CEO Danantara Rosan Roeslani menunjuk Luke Thomas Mahony sebagai Direktur Utama PT Danantara Sumberdaya Indonesia atau DSI di Jakarta pada Kamis, 21 Mei 2026. Penunjukan mantan Direktur PT Vale Indonesia Tbk tersebut dilakukan untuk memperkuat struktur manajemen badan usaha baru di bawah Danantara.
Langkah ini diambil pemerintah untuk mengoptimalkan pengawasan komoditas strategis nasional. Dilansir dari Nasional, pembentukan perusahaan baru ini menyasar perbaikan tata kelola perdagangan sumber daya alam.
"Untuk saat ini Luke Thomas," kata Rosan di Kompleks Istana, Jakarta, Kamis (21/5/2026).
Pihak manajemen saat ini sedang mematangkan susunan kepengurusan lengkap PT DSI. Rosan menyatakan seluruh jajaran direksi dan rekam jejak mereka akan dipaparkan secara transparan kepada publik dalam waktu dekat.
"Ya ini kan kita lagi dalam tahap untuk menguatkan tim. Nanti kita akan, nanti akan kita tampilkan full-nya tim. Bisa dilihat track record-nya apa, kemampuannya jelas gitu, seperti kita bangun Danantara dulu," ujar Rosan.
Selain menyusun struktur internal, Danantara mengandalkan agenda dialog bersama dunia usaha untuk menyelaraskan kebijakan. Komunikasi ini melibatkan Kamar Dagang dan Industri Indonesia serta beberapa asosiasi sektoral.
"Nanti kita mau ini dulu, mendengarkan masukan. Nanti sore juga dari semua asosiasi, para KADIN, APINDO, asosiasi sawit, APBI, batu bara, semua kita juga sekaligus sosialisasi," ucap Rosan.
Presiden Prabowo Subianto sebelumnya mengonfirmasi bahwa pembentukan entitas ini bertujuan meminimalkan praktik ilegal. Pemerintah fokus menangani masalah pemindahan harga, kurang bayar, serta kebocoran devisa ke luar negeri.
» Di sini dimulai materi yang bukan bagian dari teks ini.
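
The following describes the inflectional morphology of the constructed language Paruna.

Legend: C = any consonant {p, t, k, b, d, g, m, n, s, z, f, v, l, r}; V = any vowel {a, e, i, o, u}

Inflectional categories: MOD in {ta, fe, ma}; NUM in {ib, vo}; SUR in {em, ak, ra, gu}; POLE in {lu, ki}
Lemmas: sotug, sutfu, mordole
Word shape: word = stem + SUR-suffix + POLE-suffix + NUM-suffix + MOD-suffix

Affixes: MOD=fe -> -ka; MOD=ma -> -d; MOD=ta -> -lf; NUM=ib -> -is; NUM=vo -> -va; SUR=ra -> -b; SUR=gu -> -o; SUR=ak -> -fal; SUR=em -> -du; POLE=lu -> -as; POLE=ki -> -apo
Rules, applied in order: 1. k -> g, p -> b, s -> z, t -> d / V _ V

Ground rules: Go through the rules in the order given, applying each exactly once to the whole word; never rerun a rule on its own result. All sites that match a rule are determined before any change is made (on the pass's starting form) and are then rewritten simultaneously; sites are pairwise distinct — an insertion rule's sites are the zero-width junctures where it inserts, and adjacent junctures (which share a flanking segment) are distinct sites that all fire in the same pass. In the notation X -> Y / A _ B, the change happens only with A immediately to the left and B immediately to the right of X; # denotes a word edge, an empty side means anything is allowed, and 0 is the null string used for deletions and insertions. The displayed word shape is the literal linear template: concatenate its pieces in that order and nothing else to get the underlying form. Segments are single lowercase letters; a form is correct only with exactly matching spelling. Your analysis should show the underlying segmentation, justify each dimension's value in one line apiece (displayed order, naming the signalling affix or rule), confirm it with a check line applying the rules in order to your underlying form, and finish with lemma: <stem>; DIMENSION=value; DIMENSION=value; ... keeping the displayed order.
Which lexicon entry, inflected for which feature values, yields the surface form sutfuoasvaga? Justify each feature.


underlying: sutfu-o-as-va-ka
MOD=fe - signalled by the affix -ka
NUM=vo - signalled by the affix -va
SUR=gu - signalled by the affix -o
POLE=lu - signalled by the affix -as
check: sutfuoasvaka -> sutfuoasvaga
lemma: sutfu; MOD=fe; NUM=vo; SUR=gu; POLE=lu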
Struktur permodalan yang besar menjadi alasan utama pemilihan Danantara sebagai induk perusahaan. Langkah taktis ini diharapkan mampu membenahi alur logistik komoditas ekspor Indonesia ke pasar global.
"Ini (PT DSI) kan langsung di bawah Danantara. Yang punya capital besar dan size besar kan Danantara," ujar Managing Director Stakeholders Management & Communications Danantara Indonesia Rohan Hafas dalam taklimat media di Wisma Danantara Indonesia, Jakarta, Rabu (20/5/2026) seperti dikutip dari Antara.
Operasional PT DSI akan terbagi dalam dua fase kerja yang dimulai pada pertengahan tahun ini. Dari 1 Juni hingga akhir Desember 2026, korporasi bakal berperan sebagai perantara sekaligus penilai transaksi perdagangan.
Selanjutnya, per Januari 2027, skema bisnis akan bergeser menjadi perusahaan dagang penuh yang membeli langsung komoditas dari eksportir. Penugasan pengelolaan ekspor ini berfokus pada minyak kelapa sawit mentah, batu bara, dan ferro alloy.